Ein großes Problem aber ist, dass es bisher viel zu wenig ausge­wie­se­ne Flächen für Windkraft­an­la­gen gibt. Die neue Bundes­re­gie­rung will das Ziel von zwei Prozent der Landes­flä­chen für die Windener­gie an Land gesetz­lich veran­kern — das ist viermal mehr als bisher. Habeck könnte dies per Bundes­ge­setz regeln, kündig­te aber inten­si­ve Gesprä­che mit den Ländern an. Denn mitun­ter gibt es schar­fe Abstands­re­ge­lun­gen von Wohnhäu­sern zu Windkraft­an­la­gen — wie in Bayern. Habeck will diese kippen: «Da, wo Abstands­re­geln vorge­hal­ten werden, um Verhin­de­rungs­pla­nung zu betrei­ben, können sie nicht länger bestehen bleiben.»

Akzep­tanz

«Der Teufel liegt natür­lich im Detail», sagte Habeck mit Blick auf Protes­te in der Bevöl­ke­rung. Immer dann, wenn Windkraft­an­la­gen oder Strom­tras­sen gebaut werden, sagten Leute: «Das mag alles schön und gut sein, aber bitte nicht da, da gehe ich immer am Sonntag spazie­ren mit meinem Waldi.» Es gebe immer indivi­du­el­le Betrof­fen­hei­ten: «Erst einmal hoffe ich, dass wir als Gesell­schaft in der Lage sind, auch immer wieder mal über unsere eigenen indivi­du­el­len Betrof­fen­heits­schat­ten zu sprin­gen, sonst wird das alles nichts werden.» Außer­dem gehe es darum, dass sich mit Windparks wirtschaft­li­che Vortei­le für die Regio­nen und für die Menschen verbin­den müssten.

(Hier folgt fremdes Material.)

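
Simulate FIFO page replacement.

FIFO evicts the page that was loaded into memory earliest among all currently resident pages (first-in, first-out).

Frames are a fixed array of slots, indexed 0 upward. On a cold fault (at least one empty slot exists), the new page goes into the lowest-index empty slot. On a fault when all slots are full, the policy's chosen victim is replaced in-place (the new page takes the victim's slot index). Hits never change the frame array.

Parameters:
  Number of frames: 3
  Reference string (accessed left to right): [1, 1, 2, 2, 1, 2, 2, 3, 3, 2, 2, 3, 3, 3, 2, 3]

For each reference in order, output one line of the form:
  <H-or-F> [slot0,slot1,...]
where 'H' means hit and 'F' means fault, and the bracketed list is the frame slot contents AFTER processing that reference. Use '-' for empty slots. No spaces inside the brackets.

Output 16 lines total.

F [1,-,-]
H [1,-,-]
F [1,2,-]
H [1,2,-]
H [1,2,-]
H [1,2,-]
H [1,2,-]
F [1,2,3]
H [1,2,3]
H [1,2,3]
H [1,2,3]
H [1,2,3]
H [1,2,3]
H [1,2,3]
H [1,2,3]
H [1,2,3]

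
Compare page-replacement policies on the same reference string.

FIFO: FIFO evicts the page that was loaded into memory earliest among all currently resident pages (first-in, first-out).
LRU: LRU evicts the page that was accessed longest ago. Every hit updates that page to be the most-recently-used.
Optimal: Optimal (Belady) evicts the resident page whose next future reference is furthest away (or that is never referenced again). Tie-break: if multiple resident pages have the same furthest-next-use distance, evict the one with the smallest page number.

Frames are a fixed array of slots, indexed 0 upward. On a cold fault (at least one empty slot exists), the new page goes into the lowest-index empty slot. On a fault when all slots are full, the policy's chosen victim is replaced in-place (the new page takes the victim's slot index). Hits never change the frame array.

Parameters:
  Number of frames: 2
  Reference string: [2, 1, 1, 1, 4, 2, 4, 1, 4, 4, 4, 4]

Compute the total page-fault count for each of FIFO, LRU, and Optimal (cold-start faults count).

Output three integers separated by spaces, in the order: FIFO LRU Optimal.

--- FIFO ---
  step 0: ref 2 -> FAULT, frames=[2,-] (faults so far: 1)
  step 1: ref 1 -> FAULT, frames=[2,1] (faults so far: 2)
  step 2: ref 1 -> HIT, frames=[2,1] (faults so far: 2)
  step 3: ref 1 -> HIT, frames=[2,1] (faults so far: 2)
  step 4: ref 4 -> FAULT, evict 2, frames=[4,1] (faults so far: 3)
  step 5: ref 2 -> FAULT, evict 1, frames=[4,2] (faults so far: 4)
  step 6: ref 4 -> HIT, frames=[4,2] (faults so far: 4)
  step 7: ref 1 -> FAULT, evict 4, frames=[1,2] (faults so far: 5)
  step 8: ref 4 -> FAULT, evict 2, frames=[1,4] (faults so far: 6)
  step 9: ref 4 -> HIT, frames=[1,4] (faults so far: 6)
  step 10: ref 4 -> HIT, frames=[1,4] (faults so far: 6)
  step 11: ref 4 -> HIT, frames=[1,4] (faults so far: 6)
  FIFO total faults: 6
--- LRU ---
  step 0: ref 2 -> FAULT, frames=[2,-] (faults so far: 1)
  step 1: ref 1 -> FAULT, frames=[2,1] (faults so far: 2)
  step 2: ref 1 -> HIT, frames=[2,1] (faults so far: 2)
  step 3: ref 1 -> HIT, frames=[2,1] (faults so far: 2)
  step 4: ref 4 -> FAULT, evict 2, frames=[4,1] (faults so far: 3)
  step 5: ref 2 -> FAULT, evict 1, frames=[4,2] (faults so far: 4)
  step 6: ref 4 -> HIT, frames=[4,2] (faults so far: 4)
  step 7: ref 1 -> FAULT, evict 2, frames=[4,1] (faults so far: 5)
  step 8: ref 4 -> HIT, frames=[4,1] (faults so far: 5)
  step 9: ref 4 -> HIT, frames=[4,1] (faults so far: 5)
  step 10: ref 4 -> HIT, frames=[4,1] (faults so far: 5)
  step 11: ref 4 -> HIT, frames=[4,1] (faults so far: 5)
  LRU total faults: 5
--- Optimal ---
  step 0: ref 2 -> FAULT, frames=[2,-] (faults so far: 1)
  step 1: ref 1 -> FAULT, frames=[2,1] (faults so far: 2)
  step 2: ref 1 -> HIT, frames=[2,1] (faults so far: 2)
  step 3: ref 1 -> HIT, frames=[2,1] (faults so far: 2)
  step 4: ref 4 -> FAULT, evict 1, frames=[2,4] (faults so far: 3)
  step 5: ref 2 -> HIT, frames=[2,4] (faults so far: 3)
  step 6: ref 4 -> HIT, frames=[2,4] (faults so far: 3)
  step 7: ref 1 -> FAULT, evict 2, frames=[1,4] (faults so far: 4)
  step 8: ref 4 -> HIT, frames=[1,4] (faults so far: 4)
  step 9: ref 4 -> HIT, frames=[1,4] (faults so far: 4)
  step 10: ref 4 -> HIT, frames=[1,4] (faults so far: 4)
  step 11: ref 4 -> HIT, frames=[1,4] (faults so far: 4)
  Optimal total faults: 4

Answer: 6 5 4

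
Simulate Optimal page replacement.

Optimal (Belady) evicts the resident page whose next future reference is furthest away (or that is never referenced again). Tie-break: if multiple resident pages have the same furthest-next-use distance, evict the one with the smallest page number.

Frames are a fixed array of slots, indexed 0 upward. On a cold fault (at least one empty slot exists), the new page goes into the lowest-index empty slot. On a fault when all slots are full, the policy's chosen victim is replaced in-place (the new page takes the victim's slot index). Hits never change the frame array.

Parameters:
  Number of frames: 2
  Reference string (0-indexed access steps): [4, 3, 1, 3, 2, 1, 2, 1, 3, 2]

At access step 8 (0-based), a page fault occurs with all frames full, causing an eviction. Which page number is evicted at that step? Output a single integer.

Answer: 1

Derivation:
Step 0: ref 4 -> FAULT, frames=[4,-]
Step 1: ref 3 -> FAULT, frames=[4,3]
Step 2: ref 1 -> FAULT, evict 4, frames=[1,3]
Step 3: ref 3 -> HIT, frames=[1,3]
Step 4: ref 2 -> FAULT, evict 3, frames=[1,2]
Step 5: ref 1 -> HIT, frames=[1,2]
Step 6: ref 2 -> HIT, frames=[1,2]
Step 7: ref 1 -> HIT, frames=[1,2]
Step 8: ref 3 -> FAULT, evict 1, frames=[3,2]
At step 8: evicted page 1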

Solar­ener­gie und Gebäude

Auch bei der Photo­vol­ta­ik will Habeck einen Schub auslö­sen. Die instal­lier­te Leistung soll bis 2030 auf 200 Gigawatt gestei­gert werden, das ist mehr als eine Verdrei­fa­chung. Es gelte, alle geeig­ne­ten Dachflä­chen zu nutzen. Wie im Koali­ti­ons­ver­trag von SPD, Grünen und FDP vorge­se­hen, soll die Solar­strom­erzeu­gung auf gewerb­li­chen Neubau­ten verpflich­tend werden und im priva­ten Neubau «zur Regel». Ziel des Minis­te­ri­ums ist es dem Verneh­men nach, dass neue Anlagen auch von Privat­per­so­nen wirtschaft­lich betrie­ben werden können. Im Gebäu­de­be­reich soll ab 2025 jede neu einge­bau­te Heizung auf der Basis von mindes­tens 65 Prozent erneu­er­ba­rer Energien betrie­ben werden müssen.

Gaskraft­wer­ke

Deutsch­land steigt bis Ende 2022 aus der Atomkraft aus und in den kommen­den Jahren schritt­wei­se aus der Kohle. Als «Brücken­tech­no­lo­gie» sollen neue Gaskraft­wer­ke gebaut werden — auch als Reser­ve, wenn der Wind nicht weht und die Sonne nicht scheint. Diese Gaskraft­wer­ke sollen später mit Wasser­stoff betrie­ben werden können.

Entlas­tun­gen

Er wolle die Menschen mitneh­men und überzeu­gen — das war eine zentra­le Botschaft Habecks. Deswe­gen müssten Klima­schutz­an­for­de­run­gen sozial verträg­lich ausge­stal­tet werden. Ein wichti­ger Baustein: Ab 2023 soll die EEG-Umlage, die Kunden bisher über die Strom­rech­nung zahlen, über den Bundes­haus­halt finan­ziert werden. Pro Jahr entlas­tet das laut Habeck einen Durch­schnitts­haus­halt um 300 Euro.